Ya es Miércoles
Ya es miércoles y todavía no vemos claro. Domingo
por la noche, el lunes y el martes fueron para Calderón tiempos
de regocijos y celebraciones anticipadas. Luego regresó a escena
Luis Carlos Ugalde, el irresponsable responsable de las elecciones
(ahí los ciudadanos nos comportamos de maravilla) y de la calificación
de éstas que corrió a cargo del gran Ugalde (a) Pericles Adams
y de sus consejeros.
Al parecer, ni Ugalde, ni sus corifeos se dieron cuenta de que
estaban manejando material delicadísimo, radioactivo y extremadamente
peligroso. Se trataba del futuro inmediato de nuestro país decidido
por todos nosotros, pero que por fuerza tenía que pasar por esa
instancia ciudadana que es el IFE. A Ugalde -y esto fue gravísimo-
se le ocurrieron dos cosas: le pareció que, como en el fondo,
seguimos siendo menores de edad, sería mejor no darnos resultados
porque estaban muy reñidos (a Ugalde ¿qué le importa?, nosotros
le pagamos para informarnos con claridad y oportunidad y no para
hacer diagnósticos prejuiciados e inoportunos acerca de nuestra
madurez o falta de ella. Por razones ignotas, el gran Ugalde pensó
que era mejor no decirnos -y esto fue todavía más grave- que en
esos resultados que no nos dio, no estaba contabilizando ¡dos
millones y medio de votos! que se dejaron de lado al provenir
de casillas impugnadas. Con esta leve omisión, Ugalde le abrió
la jaula a los demonios de la impugnación, el descontento y la
protesta de ambos bandos. Y ahora a ver en qué topa esta absurda
comedia de las equivocaciones que de ningún modo es achacable
a nosotros los ciudadanos, sino a esos babosos que conforman el
Consejo del IFE.
Como si la credibilidad en este país fuera poca cosa. Estamos
hablando de diez años de esfuerzo ciudadano para darle autonomía
y credibilidad a un instituto cuya tarea específica es garantizar
la limpieza de nuestras elecciones. Creo que el señor Ugalde todavía
no ha medido el tamaño del boquete que le hizo al IFE.
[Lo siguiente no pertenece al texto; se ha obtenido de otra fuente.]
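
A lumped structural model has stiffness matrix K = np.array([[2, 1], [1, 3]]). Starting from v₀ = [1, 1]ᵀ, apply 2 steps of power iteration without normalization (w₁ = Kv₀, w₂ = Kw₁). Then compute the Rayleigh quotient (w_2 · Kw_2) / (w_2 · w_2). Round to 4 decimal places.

3.6154

w1 = Kv₀ = (3, 4)
w2 = Kw1 = (10, 15)
Kw2 = (35, 55)
w2·Kw2 = 10·35 + 15·55 = 1175; w2·w2 = 10·10 + 15·15 = 325
λ ≈ 1175/325 = 3.6154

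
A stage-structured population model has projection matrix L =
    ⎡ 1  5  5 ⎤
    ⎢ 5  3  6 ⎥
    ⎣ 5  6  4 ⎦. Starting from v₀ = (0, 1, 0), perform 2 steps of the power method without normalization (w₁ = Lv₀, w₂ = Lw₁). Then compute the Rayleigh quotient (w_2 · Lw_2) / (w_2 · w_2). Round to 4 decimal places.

w1 = Lv₀ = (5, 3, 6)
w2 = Lw1 = (50, 70, 67)
Lw2 = (735, 862, 938)
w2·Lw2 = 50·735 + 70·862 + 67·938 = 159936; w2·w2 = 50·50 + 70·70 + 67·67 = 11889
λ ≈ 159936/11889 = 13.4524

13.4524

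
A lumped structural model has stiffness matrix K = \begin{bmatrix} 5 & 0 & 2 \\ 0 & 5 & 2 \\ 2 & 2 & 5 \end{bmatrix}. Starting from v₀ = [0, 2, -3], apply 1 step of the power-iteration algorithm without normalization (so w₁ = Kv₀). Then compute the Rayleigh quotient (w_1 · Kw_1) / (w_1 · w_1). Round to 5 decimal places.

λ ≈ 5.50867

w1 = Kv₀ = (5·0 + 0·2 + 2·(-3); 0·0 + 5·2 + 2·(-3); 2·0 + 2·2 + 5·(-3)) = (-6, 4, -11)
Kw1 = (-52, -2, -59)
w1·Kw1 = (-6)·(-52) + 4·(-2) + (-11)·(-59) = 953; w1·w1 = (-6)·(-6) + 4·4 + (-11)·(-11) = 173
λ ≈ 953/173 = 5.50867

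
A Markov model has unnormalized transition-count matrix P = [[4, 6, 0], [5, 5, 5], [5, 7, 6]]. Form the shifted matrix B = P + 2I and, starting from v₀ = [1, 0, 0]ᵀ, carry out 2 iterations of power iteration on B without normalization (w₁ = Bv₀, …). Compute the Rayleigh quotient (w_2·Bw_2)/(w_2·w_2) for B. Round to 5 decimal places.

μ ≈ 16.37179

B = P + 2I has rows (6, 6, 0); (5, 7, 5); (5, 7, 8)
w1 = Bv₀ = (6, 5, 5)
w2 = Bw1 = (66, 90, 105)
Bw2 = (936, 1485, 1800)
w2·Bw2 = 384426; w2·w2 = 23481; μ ≈ 384426/23481 = 16.37179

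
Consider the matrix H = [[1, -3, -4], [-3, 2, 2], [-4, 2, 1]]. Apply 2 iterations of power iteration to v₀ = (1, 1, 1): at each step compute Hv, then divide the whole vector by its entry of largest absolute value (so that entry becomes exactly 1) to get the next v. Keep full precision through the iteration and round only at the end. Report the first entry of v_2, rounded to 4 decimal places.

-0.2000

Hv0 = (-6.00000, 1.00000, -1.00000); divide by -6.00000 → v1 = (1.00000, -0.16667, 0.16667)
Hv1 = (0.83333, -3.00000, -4.16667); divide by -4.16667 → v2 = (-0.20000, 0.72000, 1.00000)
Requested entry of v2: -5/25 = -0.2000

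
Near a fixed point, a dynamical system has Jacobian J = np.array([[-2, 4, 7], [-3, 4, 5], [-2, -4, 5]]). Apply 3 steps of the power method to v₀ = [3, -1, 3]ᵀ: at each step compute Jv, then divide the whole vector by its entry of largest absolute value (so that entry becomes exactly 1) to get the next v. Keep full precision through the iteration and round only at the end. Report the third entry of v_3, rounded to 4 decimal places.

Jv0 = (11.00000, 2.00000, 13.00000); divide by 13.00000 → v1 = (0.84615, 0.15385, 1.00000)
Jv1 = (5.92308, 3.07692, 2.69231); divide by 5.92308 → v2 = (1.00000, 0.51948, 0.45455)
Jv2 = (3.25974, 1.35065, -1.80519); divide by 3.25974 → v3 = (1.00000, 0.41434, -0.55378)
Requested entry of v3: -139/251 = -0.5538

-0.5538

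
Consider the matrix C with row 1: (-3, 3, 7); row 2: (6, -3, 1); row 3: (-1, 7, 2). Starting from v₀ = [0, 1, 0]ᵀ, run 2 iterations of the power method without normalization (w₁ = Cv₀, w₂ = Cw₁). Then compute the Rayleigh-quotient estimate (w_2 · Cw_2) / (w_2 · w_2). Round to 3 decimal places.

-0.562

w1 = Cv₀ = (3, -3, 7)
w2 = Cw1 = (31, 34, -10)
Cw2 = (-61, 74, 187)
w2·Cw2 = 31·(-61) + 34·74 + (-10)·187 = -1245; w2·w2 = 31·31 + 34·34 + (-10)·(-10) = 2217
λ ≈ -1245/2217 = -0.562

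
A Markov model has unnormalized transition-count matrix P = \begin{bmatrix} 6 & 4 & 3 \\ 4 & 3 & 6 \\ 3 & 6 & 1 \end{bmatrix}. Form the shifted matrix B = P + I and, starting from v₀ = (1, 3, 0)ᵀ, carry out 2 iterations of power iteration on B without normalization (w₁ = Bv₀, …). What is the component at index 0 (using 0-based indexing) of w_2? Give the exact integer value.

260

B = P + I has rows (7, 4, 3); (4, 4, 6); (3, 6, 2)
w1 = Bv₀ = (19, 16, 21)
w2 = Bw1 = (260, 266, 195)
Requested component of w2: 260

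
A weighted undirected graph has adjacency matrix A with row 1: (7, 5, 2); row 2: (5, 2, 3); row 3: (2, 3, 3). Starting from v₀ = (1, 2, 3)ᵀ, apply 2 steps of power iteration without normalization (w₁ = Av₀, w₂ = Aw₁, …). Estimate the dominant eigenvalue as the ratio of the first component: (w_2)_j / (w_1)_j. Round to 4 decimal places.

w1 = Av₀ = (23, 18, 17)
w2 = Aw1 = (285, 202, 151)
Ratio at component: 285 / 23 = 12.3913

12.3913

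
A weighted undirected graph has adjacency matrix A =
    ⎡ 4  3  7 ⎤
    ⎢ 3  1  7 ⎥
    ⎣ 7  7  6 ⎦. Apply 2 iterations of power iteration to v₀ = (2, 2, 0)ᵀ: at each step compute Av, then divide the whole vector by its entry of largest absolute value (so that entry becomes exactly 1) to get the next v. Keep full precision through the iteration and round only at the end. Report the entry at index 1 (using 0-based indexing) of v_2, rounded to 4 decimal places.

0.7640

Av0 = (14.00000, 8.00000, 28.00000); divide by 28.00000 → v1 = (0.50000, 0.28571, 1.00000)
Av1 = (9.85714, 8.78571, 11.50000); divide by 11.50000 → v2 = (0.85714, 0.76398, 1.00000)
Requested entry of v2: 246/322 = 0.7640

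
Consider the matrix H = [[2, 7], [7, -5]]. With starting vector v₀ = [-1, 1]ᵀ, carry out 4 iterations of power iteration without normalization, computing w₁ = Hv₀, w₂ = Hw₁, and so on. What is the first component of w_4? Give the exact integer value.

w1 = Hv₀ = (2·(-1) + 7·1; 7·(-1) + (-5)·1) = (5, -12)
w2 = Hw1 = (2·5 + 7·(-12); 7·5 + (-5)·(-12)) = (-74, 95)
w3 = Hw2 = (517, -993)
w4 = Hw3 = (-5917, 8584)
The requested component of w4 is -5917.

-5917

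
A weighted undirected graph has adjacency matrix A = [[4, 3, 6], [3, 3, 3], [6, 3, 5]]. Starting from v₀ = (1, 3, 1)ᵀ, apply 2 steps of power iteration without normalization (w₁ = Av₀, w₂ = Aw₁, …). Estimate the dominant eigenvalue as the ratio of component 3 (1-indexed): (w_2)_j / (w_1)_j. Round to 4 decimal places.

12.9500

w1 = Av₀ = (19, 15, 20)
w2 = Aw1 = (241, 162, 259)
Ratio at component: 259 / 20 = 12.9500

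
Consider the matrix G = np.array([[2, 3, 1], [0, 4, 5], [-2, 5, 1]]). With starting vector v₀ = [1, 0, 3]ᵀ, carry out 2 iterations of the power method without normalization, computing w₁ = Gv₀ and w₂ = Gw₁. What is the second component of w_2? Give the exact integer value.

65

w1 = Gv₀ = (2·1 + 3·0 + 1·3; 0·1 + 4·0 + 5·3; (-2)·1 + 5·0 + 1·3) = (5, 15, 1)
w2 = Gw1 = (2·5 + 3·15 + 1·1; 0·5 + 4·15 + 5·1; (-2)·5 + 5·15 + 1·1) = (56, 65, 66)
The requested component of w2 is 65.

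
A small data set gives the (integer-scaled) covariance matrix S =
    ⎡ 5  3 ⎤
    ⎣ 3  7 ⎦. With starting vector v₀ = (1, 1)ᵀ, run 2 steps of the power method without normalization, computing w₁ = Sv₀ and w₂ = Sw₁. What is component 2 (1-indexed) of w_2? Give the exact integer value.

w1 = Sv₀ = (5·1 + 3·1; 3·1 + 7·1) = (8, 10)
w2 = Sw1 = (5·8 + 3·10; 3·8 + 7·10) = (70, 94)
The requested component of w2 is 94.

94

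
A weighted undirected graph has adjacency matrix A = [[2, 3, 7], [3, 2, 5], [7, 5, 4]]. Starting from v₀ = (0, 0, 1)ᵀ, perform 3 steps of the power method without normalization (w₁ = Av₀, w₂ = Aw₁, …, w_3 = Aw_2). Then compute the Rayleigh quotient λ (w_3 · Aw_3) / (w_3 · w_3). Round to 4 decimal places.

λ ≈ 13.0432

w1 = Av₀ = (7, 5, 4)
w2 = Aw1 = (57, 51, 90)
w3 = Aw2 = (897, 723, 1014)
Aw3 = (11061, 9207, 13950)
w3·Aw3 = 897·11061 + 723·9207 + 1014·13950 = 30723678; w3·w3 = 897·897 + 723·723 + 1014·1014 = 2355534
λ ≈ 30723678/2355534 = 13.0432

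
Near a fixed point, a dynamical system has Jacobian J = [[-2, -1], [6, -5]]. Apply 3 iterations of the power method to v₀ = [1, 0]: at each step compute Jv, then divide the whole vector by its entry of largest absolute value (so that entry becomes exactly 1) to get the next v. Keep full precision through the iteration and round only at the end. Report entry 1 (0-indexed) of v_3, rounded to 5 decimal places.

Jv0 = (-2.000000, 6.000000); divide by 6.000000 → v1 = (-0.333333, 1.000000)
Jv1 = (-0.333333, -7.000000); divide by -7.000000 → v2 = (0.047619, 1.000000)
Jv2 = (-1.095238, -4.714286); divide by -4.714286 → v3 = (0.232323, 1.000000)
Requested entry of v3: 198/198 = 1.00000

1.00000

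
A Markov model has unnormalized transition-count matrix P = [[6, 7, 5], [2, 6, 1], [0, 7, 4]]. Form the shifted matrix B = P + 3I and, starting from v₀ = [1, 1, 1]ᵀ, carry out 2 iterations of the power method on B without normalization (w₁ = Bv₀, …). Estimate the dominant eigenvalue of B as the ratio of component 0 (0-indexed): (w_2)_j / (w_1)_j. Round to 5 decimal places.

B = P + 3I has rows (9, 7, 5); (2, 9, 1); (0, 7, 7)
w1 = Bv₀ = (9·1 + 7·1 + 5·1; 2·1 + 9·1 + 1·1; 0·1 + 7·1 + 7·1) = (21, 12, 14)
w2 = Bw1 = (9·21 + 7·12 + 5·14; 2·21 + 9·12 + 1·14; 0·21 + 7·12 + 7·14) = (343, 164, 182)
Ratio: 343/21 = 16.33333

μ ≈ 16.33333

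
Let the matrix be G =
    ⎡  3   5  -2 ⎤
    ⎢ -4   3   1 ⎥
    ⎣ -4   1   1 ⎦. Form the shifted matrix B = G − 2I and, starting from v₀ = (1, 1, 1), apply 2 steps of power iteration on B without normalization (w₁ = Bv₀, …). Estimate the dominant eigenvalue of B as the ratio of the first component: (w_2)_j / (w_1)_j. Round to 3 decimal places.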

Ahora la misión imposible de Pericles Ugalde es restaurar esa
transparencia y esa credibilidad que son indispensables para la
institución que desgraciadamente preside.
¿Saben qué?, yo tengo 62 años, me gusta vivir, trabajar, disfrutar.
Éstos son mis afanes y a ellos voy. Cuando lleguen a un acuerdo,
me avisan para saber a quién hay que mentarle la madre.